Financial Services Commission Chairman Lee Eok-won said Friday that authorities will move quickly to draw up plans to fully lift network separation requirements for financial institutions with sufficient artificial intelligence and cybersecurity capabilities.
Lee made the remarks at an Information Security Day event hosted by the Financial Security Institute, where financial industry executives gathered to discuss joint responses to increasingly sophisticated AI-powered cyberattacks.
“The traditional approach of closing networks, restricting access and relying on reactive measures can no longer keep pace with evolving AI attacks,” Lee said.
“We need to build a system in which AI is used to defend against AI attacks,” he added, urging financial firms to use AI to identify system vulnerabilities quickly and respond immediately.
Lee said the FSC would continue AI security tests launched under emergency regulatory relief introduced in June and broaden participation by making the eligibility criteria more flexible.
“We will also move quickly to develop plans to fully lift network separation requirements for financial companies with sufficient AI and cybersecurity capabilities,” he said.
Korea’s financial institutions have long been required to physically separate internet-connected business networks from internal systems handling customer and transaction data. The safeguard is intended to prevent external cyberattacks from reaching sensitive financial systems.
The framework has been viewed as a pillar of financial cybersecurity, but financial firms say it has become a major obstacle to deploying generative AI and cloud-based services. Regulators also increasingly view AI as essential to cyber defense as attacks become more sophisticated, adding momentum to calls for easing the rules.
Lee first said in June that the government was considering fully lifting the rules for firms with advanced AI security capabilities by year-end. The temporary relief now allows 10 large financial institutions, including major banks, brokerages and insurers, to use externally connected high-performance AI systems for cybersecurity tasks such as vulnerability testing.
Lee on Friday also urged financial company CEOs and boards to increase security investments, secure specialist personnel and take greater responsibility for continuous monitoring, cyberattack simulations and other security operations.

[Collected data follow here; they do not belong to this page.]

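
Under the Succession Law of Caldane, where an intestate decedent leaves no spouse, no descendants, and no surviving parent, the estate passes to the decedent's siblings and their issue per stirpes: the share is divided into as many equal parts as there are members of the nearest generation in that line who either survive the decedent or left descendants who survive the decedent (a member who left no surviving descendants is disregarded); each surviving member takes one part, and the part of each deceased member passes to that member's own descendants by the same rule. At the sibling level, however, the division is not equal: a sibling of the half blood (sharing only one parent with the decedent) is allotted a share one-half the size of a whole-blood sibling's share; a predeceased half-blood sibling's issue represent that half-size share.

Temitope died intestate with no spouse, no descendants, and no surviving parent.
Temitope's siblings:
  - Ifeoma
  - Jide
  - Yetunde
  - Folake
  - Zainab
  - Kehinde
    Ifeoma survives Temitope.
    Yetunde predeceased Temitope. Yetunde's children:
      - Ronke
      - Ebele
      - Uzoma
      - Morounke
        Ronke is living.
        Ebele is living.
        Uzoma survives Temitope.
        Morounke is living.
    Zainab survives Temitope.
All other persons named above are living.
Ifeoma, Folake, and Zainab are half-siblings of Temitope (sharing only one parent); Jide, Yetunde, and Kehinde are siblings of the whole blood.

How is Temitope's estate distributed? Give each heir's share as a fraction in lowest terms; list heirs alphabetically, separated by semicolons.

Ebele 1/18; Folake 1/9; Ifeoma 1/9; Jide 2/9; Kehinde 2/9; Morounke 1/18; Ronke 1/18; Uzoma 1/18; Zainab 1/9

No spouse, descendants, or parent survives, so the estate passes to Temitope's siblings per stirpes.
Half-blood siblings count for one-half the weight of whole-blood siblings at the initial division.
Dividing 1 in proportion to weights (total weight 9/2): Ifeoma (weight 1/2) → 1/9; Jide (weight 1) → 2/9; Yetunde (weight 1) → 2/9; Folake (weight 1/2) → 1/9; Zainab (weight 1/2) → 1/9; Kehinde (weight 1) → 2/9.
Ifeoma is living and takes 1/9.
Jide is living and takes 2/9.
Yetunde predeceased; the 2/9 allotted to Yetunde's branch passes to Yetunde's issue by representation.
The 2/9 is divided into 4 equal shares of 1/18 among Ronke, Ebele, Uzoma, Morounke.
Ronke is living and takes 1/18.
Ebele is living and takes 1/18.
Uzoma is living and takes 1/18.
Morounke is living and takes 1/18.
Folake is living and takes 1/9.
Zainab is living and takes 1/9.
Kehinde is living and takes 2/9.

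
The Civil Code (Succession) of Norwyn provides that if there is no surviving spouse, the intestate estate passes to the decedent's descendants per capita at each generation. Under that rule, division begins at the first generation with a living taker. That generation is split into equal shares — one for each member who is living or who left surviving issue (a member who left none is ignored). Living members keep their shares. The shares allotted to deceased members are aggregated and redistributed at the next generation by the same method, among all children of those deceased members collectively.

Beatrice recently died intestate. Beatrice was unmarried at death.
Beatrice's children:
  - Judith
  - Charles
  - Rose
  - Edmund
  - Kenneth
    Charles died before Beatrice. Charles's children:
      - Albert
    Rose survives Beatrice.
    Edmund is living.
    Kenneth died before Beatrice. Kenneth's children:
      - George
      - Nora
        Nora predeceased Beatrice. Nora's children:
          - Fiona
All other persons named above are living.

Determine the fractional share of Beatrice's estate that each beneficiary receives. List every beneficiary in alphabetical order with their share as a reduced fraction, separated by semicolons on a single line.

Albert 2/15; Edmund 1/5; Fiona 2/15; George 2/15; Judith 1/5; Rose 1/5

There is no surviving spouse, so the entire estate passes to Beatrice's descendants per capita at each generation.
At generation 1 (Judith, Charles, Rose, Edmund, Kenneth) there are 5 shares of (1)/5 = 1/5 each.
Living: Judith, Rose, and Edmund — each takes 1/5.
Deceased: Charles and Kenneth. Their combined 2/5 is pooled and carried to generation 2.
At generation 2 (Albert, George, Nora) there are 3 shares of (2/5)/3 = 2/15 each.
Living: Albert and George — each takes 2/15.
Deceased: Nora. That 2/15 share is carried to generation 3.
At generation 3 (Fiona) there are 1 shares of (2/15)/1 = 2/15 each.
Living: Fiona — each takes 2/15.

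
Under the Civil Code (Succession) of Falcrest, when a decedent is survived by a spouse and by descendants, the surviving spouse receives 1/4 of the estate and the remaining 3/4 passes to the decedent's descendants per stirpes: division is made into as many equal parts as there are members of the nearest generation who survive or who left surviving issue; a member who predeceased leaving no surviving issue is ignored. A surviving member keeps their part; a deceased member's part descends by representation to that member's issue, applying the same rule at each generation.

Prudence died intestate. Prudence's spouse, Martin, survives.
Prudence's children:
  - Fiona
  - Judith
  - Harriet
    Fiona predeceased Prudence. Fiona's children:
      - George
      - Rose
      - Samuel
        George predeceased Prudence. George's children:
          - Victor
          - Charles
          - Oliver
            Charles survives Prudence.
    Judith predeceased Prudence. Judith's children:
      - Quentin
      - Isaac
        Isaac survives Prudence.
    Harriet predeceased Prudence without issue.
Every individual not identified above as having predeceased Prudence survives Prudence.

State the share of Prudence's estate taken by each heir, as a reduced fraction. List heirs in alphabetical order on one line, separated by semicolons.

Charles 1/24; Isaac 3/16; Martin 1/4; Oliver 1/24; Quentin 3/16; Rose 1/8; Samuel 1/8; Victor 1/24

Martin, as surviving spouse, takes 1/4.
The remaining 3/4 passes to Prudence's descendants per stirpes.
Harriet left no surviving issue, so that branch lapses and is disregarded.
The 3/4 is divided into 2 equal shares of 3/8 among Fiona, Judith.
Fiona predeceased; the 3/8 allotted to Fiona's branch passes to Fiona's issue by representation.
The 3/8 is divided into 3 equal shares of 1/8 among George, Rose, Samuel.
George predeceased; the 1/8 allotted to George's branch passes to George's issue by representation.
The 1/8 is divided into 3 equal shares of 1/24 among Victor, Charles, Oliver.
Victor is living and takes 1/24.
Charles is living and takes 1/24.
Oliver is living and takes 1/24.
Rose is living and takes 1/8.
Samuel is living and takes 1/8.
Judith predeceased; the 3/8 allotted to Judith's branch passes to Judith's issue by representation.
The 3/8 is divided into 2 equal shares of 3/16 among Quentin, Isaac.
Quentin is living and takes 3/16.
Isaac is living and takes 3/16.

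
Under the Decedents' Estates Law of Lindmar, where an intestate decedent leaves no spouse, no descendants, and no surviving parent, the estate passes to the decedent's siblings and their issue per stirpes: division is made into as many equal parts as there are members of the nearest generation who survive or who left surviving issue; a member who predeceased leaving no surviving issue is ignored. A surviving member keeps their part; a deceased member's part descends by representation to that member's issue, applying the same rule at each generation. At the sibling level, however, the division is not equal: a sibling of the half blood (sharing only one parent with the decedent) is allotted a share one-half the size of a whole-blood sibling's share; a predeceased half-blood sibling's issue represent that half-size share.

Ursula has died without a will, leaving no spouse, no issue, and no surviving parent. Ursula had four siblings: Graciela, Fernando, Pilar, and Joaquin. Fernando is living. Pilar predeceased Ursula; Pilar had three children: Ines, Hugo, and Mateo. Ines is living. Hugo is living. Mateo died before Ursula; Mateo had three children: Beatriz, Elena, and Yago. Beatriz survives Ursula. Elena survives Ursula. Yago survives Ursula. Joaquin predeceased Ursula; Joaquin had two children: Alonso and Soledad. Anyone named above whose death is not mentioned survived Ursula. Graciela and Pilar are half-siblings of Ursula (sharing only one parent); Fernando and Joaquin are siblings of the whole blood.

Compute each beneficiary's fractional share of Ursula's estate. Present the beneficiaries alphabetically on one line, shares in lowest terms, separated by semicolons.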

He said the FSC would push revisions to the Electronic Financial Transactions Act to introduce punitive surcharges and enforcement fines for hacking incidents, strengthen the authority of chief information security officers and expand consumer disclosure.
The regulator also plans to draft a Digital Financial Safety Act aimed at closing gaps in cybersecurity oversight.
A recent Korea Institute of Finance report warned that AI-powered cyberattacks could escalate from firm-level operational risks to broader systemic threats, calling for wider use of AI security tools and zero-trust frameworks rather than relying solely on traditional network separation.